А тут мне с каждым днем становилось тошнее. Тянуло домой, к соснам и пескам на берегу моря, к яхте, которую отец решил поставить на консервацию, к сказочной летней Риге, к ее осенним дождям, к Лайме, шлепающей в босоножках по лужам. Я ждал любых перемен.
С первых дней работы меня раздражала Екедже. Я не знал, кто на ней живет, но передатчик там невыносимо барахлил, и я, скрипя зубами, вынужден был слушать время от времени его противное кваканье. Написал туда письмо и отправил с первой же оказией. От скуки и безделья подробнейшим образом перечислил возможные дефекты и даже вычертил схему передатчика с моими улучшениями. Вскоре Екедже зазвучала почище, по крайней мере, можно было слушать ее без злости. Еще послал туда одно письмо-инструкцию, и станция заработала хорошо, без единого хрипа или хлопка, и я иногда стал даже путать ее с главной нашей радиостанцией. И вот однажды я принял приказ из Ашхабада: «Опись неисправностей и схему радиста Альберта Сбоева размножить и разослать по всем станциям управления».
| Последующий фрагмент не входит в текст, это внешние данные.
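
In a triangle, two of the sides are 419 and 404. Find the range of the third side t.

By the triangle inequality, t must be less than 419 + 404 = 823 and greater than |419 − 404| = 15.

15 < t < 823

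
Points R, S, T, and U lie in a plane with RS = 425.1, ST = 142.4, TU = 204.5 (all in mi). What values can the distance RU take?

The maximum is all hops collinear in one direction: 425.1 + 142.4 + 204.5 = 772.0.
The longest hop is 425.1; the others sum to 346.9. Folding the others back against it leaves at least 425.1 − 346.9 = 78.2.

78.2 ≤ RU ≤ 772.0 mi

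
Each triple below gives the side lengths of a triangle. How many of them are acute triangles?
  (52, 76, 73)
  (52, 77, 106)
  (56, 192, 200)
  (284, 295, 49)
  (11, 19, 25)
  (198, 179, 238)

(52,76,73): 52²+73² = 8033 > 5776 = 76² → acute
(52,77,106): 52²+77² = 8633 < 11236 = 106² → obtuse
(56,192,200): 56²+192² = 40000 = 200² → right
(284,295,49): 49²+284² = 83057 < 87025 = 295² → obtuse
(11,19,25): 11²+19² = 482 < 625 = 25² → obtuse
(198,179,238): 179²+198² = 71245 > 56644 = 238² → acute
2 of the 6 are acute.

2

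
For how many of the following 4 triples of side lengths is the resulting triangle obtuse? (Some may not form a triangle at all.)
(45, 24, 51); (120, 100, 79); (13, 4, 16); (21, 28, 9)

2

(45,24,51): 24²+45² = 2601 = 51² → right
(120,100,79): 79²+100² = 16241 > 14400 = 120² → acute
(13,4,16): 4²+13² = 185 < 256 = 16² → obtuse
(21,28,9): 9²+21² = 522 < 784 = 28² → obtuse
2 of the 4 are obtuse.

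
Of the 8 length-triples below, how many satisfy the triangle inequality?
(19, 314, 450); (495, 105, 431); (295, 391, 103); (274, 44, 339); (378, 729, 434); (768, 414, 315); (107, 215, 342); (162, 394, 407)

4

(19,314,450): 19+314 ≤ 450 → not valid
(105,431,495): 105+431 > 495 → valid
(103,295,391): 103+295 > 391 → valid
(44,274,339): 44+274 ≤ 339 → not valid
(378,434,729): 378+434 > 729 → valid
(315,414,768): 315+414 ≤ 768 → not valid
(107,215,342): 107+215 ≤ 342 → not valid
(162,394,407): 162+394 > 407 → valid
4 of the 8 triples form a triangle.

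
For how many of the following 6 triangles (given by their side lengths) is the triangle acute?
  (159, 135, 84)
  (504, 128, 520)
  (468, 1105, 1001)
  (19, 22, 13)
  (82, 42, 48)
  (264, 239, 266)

(159,135,84): 84²+135² = 25281 = 159² → right
(504,128,520): 128²+504² = 270400 = 520² → right
(468,1105,1001): 468²+1001² = 1221025 = 1105² → right
(19,22,13): 13²+19² = 530 > 484 = 22² → acute
(82,42,48): 42²+48² = 4068 < 6724 = 82² → obtuse
(264,239,266): 239²+264² = 126817 > 70756 = 266² → acute
2 of the 6 are acute.

2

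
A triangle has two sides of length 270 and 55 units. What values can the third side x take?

By the triangle inequality, x must be less than 270 + 55 = 325 and greater than |270 − 55| = 215.

215 < x < 325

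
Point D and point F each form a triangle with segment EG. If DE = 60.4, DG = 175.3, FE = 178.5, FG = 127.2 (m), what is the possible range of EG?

From triangle DEG: |60.4 − 175.3| < EG < 60.4 + 175.3, i.e. 114.9 < EG < 235.7.
From triangle FEG: 51.3 < EG < 305.7.
Both must hold, so EG lies in the intersection.

114.9 < EG < 235.7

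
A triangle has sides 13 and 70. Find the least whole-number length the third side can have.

The third side must be strictly greater than |13 − 70| = 57.
The smallest integer above 57 is 58.

58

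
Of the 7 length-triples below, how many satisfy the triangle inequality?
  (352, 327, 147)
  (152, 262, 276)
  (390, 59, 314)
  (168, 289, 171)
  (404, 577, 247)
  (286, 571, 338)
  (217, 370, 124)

(147,327,352): 147+327 > 352 → valid
(152,262,276): 152+262 > 276 → valid
(59,314,390): 59+314 ≤ 390 → not valid
(168,171,289): 168+171 > 289 → valid
(247,404,577): 247+404 > 577 → valid
(286,338,571): 286+338 > 571 → valid
(124,217,370): 124+217 ≤ 370 → not valid
5 of the 7 triples form a triangle.

5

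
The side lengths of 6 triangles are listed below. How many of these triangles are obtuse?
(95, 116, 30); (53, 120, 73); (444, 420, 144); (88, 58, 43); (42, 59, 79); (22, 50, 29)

(95,116,30): 30²+95² = 9925 < 13456 = 116² → obtuse
(53,120,73): 53²+73² = 8138 < 14400 = 120² → obtuse
(444,420,144): 144²+420² = 197136 = 444² → right
(88,58,43): 43²+58² = 5213 < 7744 = 88² → obtuse
(42,59,79): 42²+59² = 5245 < 6241 = 79² → obtuse
(22,50,29): 22²+29² = 1325 < 2500 = 50² → obtuse
5 of the 6 are obtuse.

5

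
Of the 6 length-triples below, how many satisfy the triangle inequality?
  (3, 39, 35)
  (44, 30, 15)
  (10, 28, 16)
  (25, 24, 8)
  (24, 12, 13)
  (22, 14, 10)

4

(3,35,39): 3+35 ≤ 39 → not valid
(15,30,44): 15+30 > 44 → valid
(10,16,28): 10+16 ≤ 28 → not valid
(8,24,25): 8+24 > 25 → valid
(12,13,24): 12+13 > 24 → valid
(10,14,22): 10+14 > 22 → valid
4 of the 6 triples form a triangle.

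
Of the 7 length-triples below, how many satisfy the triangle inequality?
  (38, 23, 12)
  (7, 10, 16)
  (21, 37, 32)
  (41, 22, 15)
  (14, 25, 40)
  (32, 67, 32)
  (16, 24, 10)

(12,23,38): 12+23 ≤ 38 → not valid
(7,10,16): 7+10 > 16 → valid
(21,32,37): 21+32 > 37 → valid
(15,22,41): 15+22 ≤ 41 → not valid
(14,25,40): 14+25 ≤ 40 → not valid
(32,32,67): 32+32 ≤ 67 → not valid
(10,16,24): 10+16 > 24 → valid
3 of the 7 triples form a triangle.

3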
А через месяц меня послали открывать новую точку. На Кошобе я все сделал чисто, даже захотелось остаться и поработать немного, но меня, оказывается, ожидало еще одно поручение.
– Вы в двигателях разбираетесь? – спросил в управлении тот самый инженер.
– А что? – сказал я.
– Новый движок на Леккере два месяца не работает. Дули ветра – ничего еще, а эту неделю тихо, и ветряк стоит. Не сделаете?
На Леккере я с удовольствием разобрал и собрал двигатель, хотя в том не было нужды – неисправность была пустяковой. Потом долго проверял аппаратуру, научил тамошнюю радистку-туркменку делать из маленьких анодных аккумуляторов накальные, объяснил их соединение – короче, всячески оттягивал свой отъезд и все время ловил себя на том, что думаю о Лайме. Будто стоит она рядом и смотрит на мои руки.
– Вы довольны, значит, что мы вас гоняли? – спросил в Ашхабаде инженер.
– Да!
– Я знал, коллега, что так будет, – понимающе улыбнулся он. – Но придется полюбить пустыню, другого выхода нет.